When movement of drug is very rapid between the central and tissue compartments (i.e when the drug shows one-compartment kinetics), the first order elimination rate constant for loss of drug from the central compartment in isolation is directly related to the first order elimination rate constant for loss of drug from the entire volume of distribution. For example, in the figure below on the right, 20 mg drug are present in a beaker containing 1 litre of water (representing the plasma) and 1 litre of oil (representing the tissues), and the AVD is 5 litres (due to the concentration in the water layer being 4 mg/l at equilibrium, and thus giving an AVD:plasma volume ratio of 5). The first-order rate constants for drug movement between the two compartments, k12 (for movement from compartment 1, or water, to compartment 2, or oil) and k21 (for movement in the opposite direction), are large. The tap is then turned on at a flow rate of 0.5 l/h, thereby achieving a clearance value of 0.5 l/h, with fresh water entering at the same flow rate to replace that drained via the tap. As a result, the rate constant (which is a proportionality constant) for loss of drug from the plasma only (with a volume of 1 litre), shown as k10 in this example (indicating movement from compartment 1 to compartment 0, which is extracorporeal waste), is 5× larger than the kel, the rate constant for elimination of drug from the entire 5 litres of the AVD. This is because drug draining via the tap represents a 5× larger proportion of the 1 litre of water than of the 5 l AVD, and kel and k10 are proportionality constants. Accordingly, the half-life of elimination from the entire volume of distribution (0.693/kel) is 5× longer than the half-life for elimination of drug from the plasma (water) in isolation (0.693/k10).
In contrast, if k12 and k21 were much smaller such that distribution was significantly slower, the drug would show two-compartment kinetics. As such, the elimination rate constant during the terminal elimination phase (which is β for a two-compartment or multi-compartment drug) would be smaller than kel, i.e smaller than would be predicted by considering the AVD:plasma volume ratio and the value for k10, as was done for the one-compartment drug. Thus, the terminal half-life for elimination calculated from β is longer than the half-life for elimination calculated from kel (vide supra; from the limited data provided here, you can’t calculate how much longer). This is due entirely to the slow redistribution of drug from the tissues back to the plasma, putting a “brake” on the rate of elimination.

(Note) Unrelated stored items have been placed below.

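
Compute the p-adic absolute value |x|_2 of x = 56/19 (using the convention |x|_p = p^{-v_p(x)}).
|56/19|_2 = 1/8

Step 1 — compute v_2(x) by factoring powers of 2 out of the numerator and denominator: v_2(56/19) = 3. Step 2 — apply |x|_p = p^{-v_p(x)} = 2^{-3} = 1/8.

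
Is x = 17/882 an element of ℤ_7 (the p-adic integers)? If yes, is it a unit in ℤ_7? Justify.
x ∉ ℤ_7 (v_7(x) = -2 < 0)

ℤ_7 = {x ∈ ℚ_7 : v_7(x) ≥ 0} and ℤ_7^× = {x ∈ ℤ_7 : v_7(x) = 0}. Here v_7(17/882) = v_7(num) − v_7(den) = -2; compare against these criteria.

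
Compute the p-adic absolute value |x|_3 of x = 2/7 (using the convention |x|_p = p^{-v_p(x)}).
|2/7|_3 = 1

Step 1 — compute v_3(x) by factoring powers of 3 out of the numerator and denominator: v_3(2/7) = 0. Step 2 — apply |x|_p = p^{-v_p(x)} = 3^{0} = 1.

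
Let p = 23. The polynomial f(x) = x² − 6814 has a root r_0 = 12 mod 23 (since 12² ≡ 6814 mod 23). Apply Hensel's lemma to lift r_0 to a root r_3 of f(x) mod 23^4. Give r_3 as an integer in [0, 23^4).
r_3 = 78097 (mod 279841)

Hensel's recurrence: r_{i+1} = r_i − f(r_i)·(f′(r_i))^{-1} mod 23^{i+2}, with f′(x) = 2x. Iterate:
  r_0 = 12 (mod 23)
  r_1 = 334 (mod 529)
  r_2 = 5095 (mod 12167)
  r_3 = 78097 (mod 279841)
Final: r_3 = 78097, and one checks f(r_3) ≡ 0 mod 23^4.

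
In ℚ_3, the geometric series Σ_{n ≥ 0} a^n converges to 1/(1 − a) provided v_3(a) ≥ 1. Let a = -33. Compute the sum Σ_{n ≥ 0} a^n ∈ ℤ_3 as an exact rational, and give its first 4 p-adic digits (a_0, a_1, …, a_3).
Σ a^n = 1/(1 − a) = 1/34;  first 4 digits = (1, 1, 0, 1)

v_3(a) = 1 ≥ 1, so the series converges in ℤ_3 to 1/(1 − a) = 1/(1 − (-33)) = 1/34. Expand this rational in ℤ_3: compute digits iteratively via d_i = x_i mod 3, x_{i+1} = (x_i − d_i)/3. The first 4 digits are (1, 1, 0, 1).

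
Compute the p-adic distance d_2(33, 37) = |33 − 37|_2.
d_2(33, 37) = 1/4

Step 1 — x − y = 33 − 37 = -4. Step 2 — v_2(-4) = 2 (factor: -4 = −(2^2 · 1); the sign does not affect v_p). Step 3 — |x − y|_2 = 2^{-2} = 1/4.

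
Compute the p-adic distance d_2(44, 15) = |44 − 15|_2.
d_2(44, 15) = 1

Step 1 — x − y = 44 − 15 = 29. Step 2 — v_2(29) = 0 (factor: 29 = (2^0 · 29); the sign does not affect v_p). Step 3 — |x − y|_2 = 2^{0} = 1.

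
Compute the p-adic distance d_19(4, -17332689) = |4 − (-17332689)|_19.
d_19(4, -17332689) = 1/2476099

Step 1 — x − y = 4 − (-17332689) = 17332693. Step 2 — v_19(17332693) = 5 (factor: 17332693 = (19^5 · 7); the sign does not affect v_p). Step 3 — |x − y|_19 = 19^{-5} = 1/2476099.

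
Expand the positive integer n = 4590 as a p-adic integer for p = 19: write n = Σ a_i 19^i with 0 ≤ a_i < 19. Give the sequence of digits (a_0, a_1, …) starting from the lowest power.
(a_0, a_1, …) = (11, 13, 12)

Repeated division by 19 gives the digits low-to-high: 4590 = 11 + 13·19^1 + 12·19^2. Digit sequence: (11, 13, 12).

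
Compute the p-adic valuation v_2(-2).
v_2(-2) = 1

v_2(n) is the largest exponent k such that 2^k divides n. Factor out: -2 = -2^1 · 1. (Sign doesn't affect v_p.) So v_2(-2) = 1.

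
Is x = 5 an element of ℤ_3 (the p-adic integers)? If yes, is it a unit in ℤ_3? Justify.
x ∈ ℤ_3^× (unit); v_3(x) = 0

ℤ_3 = {x ∈ ℚ_3 : v_3(x) ≥ 0} and ℤ_3^× = {x ∈ ℤ_3 : v_3(x) = 0}. Here v_3(5) = v_3(num) − v_3(den) = 0; compare against these criteria.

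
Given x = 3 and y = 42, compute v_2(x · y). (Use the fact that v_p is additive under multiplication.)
v_2(126) = 1

v_p(x) = 0 (factor: 3 = 2^0 · 3); v_p(y) = 1 (factor: 42 = 2^1 · 21). Additivity: v_p(xy) = v_p(x) + v_p(y) = 0 + 1 = 1. (Direct check: xy = 126 = 2^1 · (63).)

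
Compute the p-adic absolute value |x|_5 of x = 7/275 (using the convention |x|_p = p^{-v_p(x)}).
|7/275|_5 = 25

Step 1 — compute v_5(x) by factoring powers of 5 out of the numerator and denominator: v_5(7/275) = -2. Step 2 — apply |x|_p = p^{-v_p(x)} = 5^{2} = 25.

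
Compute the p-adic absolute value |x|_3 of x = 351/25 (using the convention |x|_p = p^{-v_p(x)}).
|351/25|_3 = 1/27

Step 1 — compute v_3(x) by factoring powers of 3 out of the numerator and denominator: v_3(351/25) = 3. Step 2 — apply |x|_p = p^{-v_p(x)} = 3^{-3} = 1/27.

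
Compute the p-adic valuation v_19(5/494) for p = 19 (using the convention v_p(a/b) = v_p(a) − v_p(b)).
v_19(5/494) = -1

Factor powers of 19 from the numerator and denominator of the reduced fraction: 5 = 19^0 · 5 and 494 = 19^1 · 26. Apply v_p(a/b) = v_p(a) − v_p(b): v_19(5/494) = 0 − 1 = -1.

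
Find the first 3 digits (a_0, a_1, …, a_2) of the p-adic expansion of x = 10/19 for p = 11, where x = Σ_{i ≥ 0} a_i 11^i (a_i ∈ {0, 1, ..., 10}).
(a_0, …, a_2) = (4, 2, 5)

v_11(10/19) = 0 (numerator and denominator both coprime to 11), so x ∈ ℤ_11^×. Compute digits iteratively via a_i = x_i mod 11, x_{i+1} = (x_i − a_i)/11, with x_0 = x:
  x_0 = 10/19;  a_0 = 4;  x_1 = (x_0 − 4)/11 = -6/19
  x_1 = -6/19;  a_1 = 2;  x_2 = (x_1 − 2)/11 = -4/19
  x_2 = -4/19;  a_2 = 5;  x_3 = (x_2 − 5)/11 = -9/19
Digits: (4, 2, 5).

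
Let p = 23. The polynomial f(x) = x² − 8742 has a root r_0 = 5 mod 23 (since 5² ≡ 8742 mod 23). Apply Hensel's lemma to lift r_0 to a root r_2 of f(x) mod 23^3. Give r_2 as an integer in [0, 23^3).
r_2 = 6008 (mod 12167)

Hensel's recurrence: r_{i+1} = r_i − f(r_i)·(f′(r_i))^{-1} mod 23^{i+2}, with f′(x) = 2x. Iterate:
  r_0 = 5 (mod 23)
  r_1 = 189 (mod 529)
  r_2 = 6008 (mod 12167)
Final: r_2 = 6008, and one checks f(r_2) ≡ 0 mod 23^3.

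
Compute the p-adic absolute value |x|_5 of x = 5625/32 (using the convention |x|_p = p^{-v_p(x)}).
|5625/32|_5 = 1/625

Step 1 — compute v_5(x) by factoring powers of 5 out of the numerator and denominator: v_5(5625/32) = 4. Step 2 — apply |x|_p = p^{-v_p(x)} = 5^{-4} = 1/625.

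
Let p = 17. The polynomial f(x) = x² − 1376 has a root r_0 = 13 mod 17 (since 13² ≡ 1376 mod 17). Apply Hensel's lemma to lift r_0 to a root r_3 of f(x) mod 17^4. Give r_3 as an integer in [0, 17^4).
r_3 = 79590 (mod 83521)

Hensel's recurrence: r_{i+1} = r_i − f(r_i)·(f′(r_i))^{-1} mod 17^{i+2}, with f′(x) = 2x. Iterate:
  r_0 = 13 (mod 17)
  r_1 = 115 (mod 289)
  r_2 = 982 (mod 4913)
  r_3 = 79590 (mod 83521)
Final: r_3 = 79590, and one checks f(r_3) ≡ 0 mod 17^4.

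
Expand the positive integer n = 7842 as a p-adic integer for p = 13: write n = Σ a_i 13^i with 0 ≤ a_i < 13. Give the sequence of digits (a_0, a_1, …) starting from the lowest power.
(a_0, a_1, …) = (3, 5, 7, 3)

Repeated division by 13 gives the digits low-to-high: 7842 = 3 + 5·13^1 + 7·13^2 + 3·13^3. Digit sequence: (3, 5, 7, 3).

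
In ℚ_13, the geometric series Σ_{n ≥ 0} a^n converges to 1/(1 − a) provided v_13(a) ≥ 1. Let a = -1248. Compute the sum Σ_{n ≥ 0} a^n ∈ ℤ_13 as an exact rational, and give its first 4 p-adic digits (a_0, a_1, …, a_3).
Σ a^n = 1/(1 − a) = 1/1249;  first 4 digits = (1, 8, 4, 11)

v_13(a) = 1 ≥ 1, so the series converges in ℤ_13 to 1/(1 − a) = 1/(1 − (-1248)) = 1/1249. Expand this rational in ℤ_13: compute digits iteratively via d_i = x_i mod 13, x_{i+1} = (x_i − d_i)/13. The first 4 digits are (1, 8, 4, 11).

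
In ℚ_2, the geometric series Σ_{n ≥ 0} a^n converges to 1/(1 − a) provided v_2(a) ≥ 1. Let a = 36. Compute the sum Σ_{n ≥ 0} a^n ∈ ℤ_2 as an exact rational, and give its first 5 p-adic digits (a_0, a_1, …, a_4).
Σ a^n = 1/(1 − a) = -1/35;  first 5 digits = (1, 0, 1, 0, 1)

v_2(a) = 2 ≥ 1, so the series converges in ℤ_2 to 1/(1 − a) = 1/(1 − 36) = -1/35. Expand this rational in ℤ_2: compute digits iteratively via d_i = x_i mod 2, x_{i+1} = (x_i − d_i)/2. The first 5 digits are (1, 0, 1, 0, 1).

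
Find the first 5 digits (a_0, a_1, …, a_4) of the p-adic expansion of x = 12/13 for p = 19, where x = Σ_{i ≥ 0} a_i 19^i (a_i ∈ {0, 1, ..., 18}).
(a_0, …, a_4) = (17, 5, 7, 4, 10)

v_19(12/13) = 0 (numerator and denominator both coprime to 19), so x ∈ ℤ_19^×. Compute digits iteratively via a_i = x_i mod 19, x_{i+1} = (x_i − a_i)/19, with x_0 = x:
  x_0 = 12/13;  a_0 = 17;  x_1 = (x_0 − 17)/19 = -11/13
  x_1 = -11/13;  a_1 = 5;  x_2 = (x_1 − 5)/19 = -4/13
  x_2 = -4/13;  a_2 = 7;  x_3 = (x_2 − 7)/19 = -5/13
  x_3 = -5/13;  a_3 = 4;  x_4 = (x_3 − 4)/19 = -3/13
  x_4 = -3/13;  a_4 = 10;  x_5 = (x_4 − 10)/19 = -7/13
Digits: (17, 5, 7, 4, 10).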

Based on this discrepancy between values for kel and β, it may have occurred to you that the mathematical relationship that exists between AVD, kel and Cl can not also describe the relationship between AVD, β and Cl. In fact, the relationship does hold, but there are approaches for determining AVD for a two-compartment drug that differ subtly from the approaches used for a one-compartment drug, and as such, there are also subtle differences in both the meaning and in the calculated values for AVD, depending upon the approach chosen. This is discussed briefly at the end of the entry for apparent volume of distribution.